Okay, okay….I know that’s rich coming from a chick whose entire site is about a Kid Bucket List! What I mean by this statement is that you shouldn’t be cramming everything into your trip. You can never see EVERYTHING. Watch that FOMO doesn’t creep in. You will need to make decisions. You will need to choose which activities or sites don’t make your shortlist. This is okay. It is okay not to fit everything in to your trip. Especially with kids. Just because your neighbour Josie managed to visit every coffee shop in Paris and cram in a trip to Chanel and Musée du Louvre in the space of three days doesn’t mean you need to at all. In fact, you’re unlikely to actually enjoy the trip with your family if you work towards completing the same lists as everyone else you know. Relax. Take your trip slowly. Enjoy.

The Grass Isn’t Always Greener

Look, the truth is, even if you won lotto today and hit the road full time tomorrow you are likely to experience a little FOMO even if you were riding your travel dreams.  You would be checking in to your Facebook each day and noticing that back home you would be missing out on birthday celebrations, the birth of your best friend’s first baby; your kid’s first ever Student of the Week (because you would be home schooling). I’m not saying that you need to be happy with your lot in life, nor should you just roll with what comes your way. What I am advocating is working out what YOUR family priorities are when it comes to life style, travel opportunities and your weekend fulfilment outside what everyone else is doing over on social media. Get that down pat, practice a little mindfulness as I’ve mentioned above and well, life is going to be good and maybe you’ll keep FOMO at bay.

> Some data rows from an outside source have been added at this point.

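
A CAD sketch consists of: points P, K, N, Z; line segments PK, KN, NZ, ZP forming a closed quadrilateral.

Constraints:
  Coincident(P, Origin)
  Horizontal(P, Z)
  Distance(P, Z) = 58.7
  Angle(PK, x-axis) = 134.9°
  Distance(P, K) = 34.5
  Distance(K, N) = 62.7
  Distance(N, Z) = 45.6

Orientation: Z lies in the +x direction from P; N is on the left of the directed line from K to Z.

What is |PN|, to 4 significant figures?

53.96

P is at the origin; PZ is horizontal with |PZ| = 58.7 and Z in +x, so Z = (58.7, 0). PK runs at 134.9° with |PK| = 34.5, so K = (-24.35, 24.44). N is determined by |KN| = 62.7 and |NZ| = 45.6 together: it lies at the intersection of circle(K, 62.7) and circle(Z, 45.6). With |KZ| = 86.57, the foot of the radical line on KZ is 53.98 from K and the perpendicular offset is √(62.7² − 53.98²) = 31.89. Taking the left-of-KZ solution: N = (36.44, 39.80).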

Remember that most social media platforms are highly curated.

That’s right. The world of social media is not really real life. It is often highly curated. Typically a collection of all the good aspects of travel. If you worked through the social media accounts of your favourite travel bloggers you are most likely to think that they are having the time of their lives with the most well behaved, photogenic and stylish children at their heel. For many bloggers this might be the case 80% of the time. However, with enough images from a two week trip, some travel bloggers could quite easily post content for a month or two, keeping you keen and interested until their next adventure. You’re unlikely to see those moments where the kids refused to eat anything McDonalds for lunch and you gave in; the time when a tantrum ensued after a wrong turn; or the whole family caught some tropical disease and were confined to their room, only moving from the bed to take images of the aquamarine ocean outside for their latest coverage.

Wish Less, Appreciate More

Wishin’ and hopin’ and thinkin’ and prayin’….. it’s wonderful to have dreams. I love a good vision board where I can identify what I would love to work towards, aspire to become or go to on a trip. There is no inherent problem with dreaming. It’s a good thing. I love to dream big myself. What is a problem is when you start framing everything around what could be: “if only we had more money we could….”. “I wish my kids were a little older so ….”. This can take us away from appreciating what we do have. Where we are. What we could do with the resources we have at hand.

So the next time you’re planning a trip, no matter how big it is, think about what your family would love to see not what your neighbour, or colleague or some random travel blogger has done before you. Research the destination and develop your own bucket list that meets the interests and dreams of your family. Don’t for one second indulge in what you might be missing out on if you choose x, y, or z. Live in the moment. Turn off your social media while you’re travelling. And remember, it doesn’t matter what everyone else is doing. It matters what you’re doing with your family right now because everyone is right when they say that our kids will be all grown up before we know it.

3 thoughts on “5 Ways to Avoid FOMO : Fear Of Missing Out & Travel”

    • I always feel guilty when FOMO starts to rear her head. I’m trying so hard to practice mindfulness and it’s starting to really work….most of the time.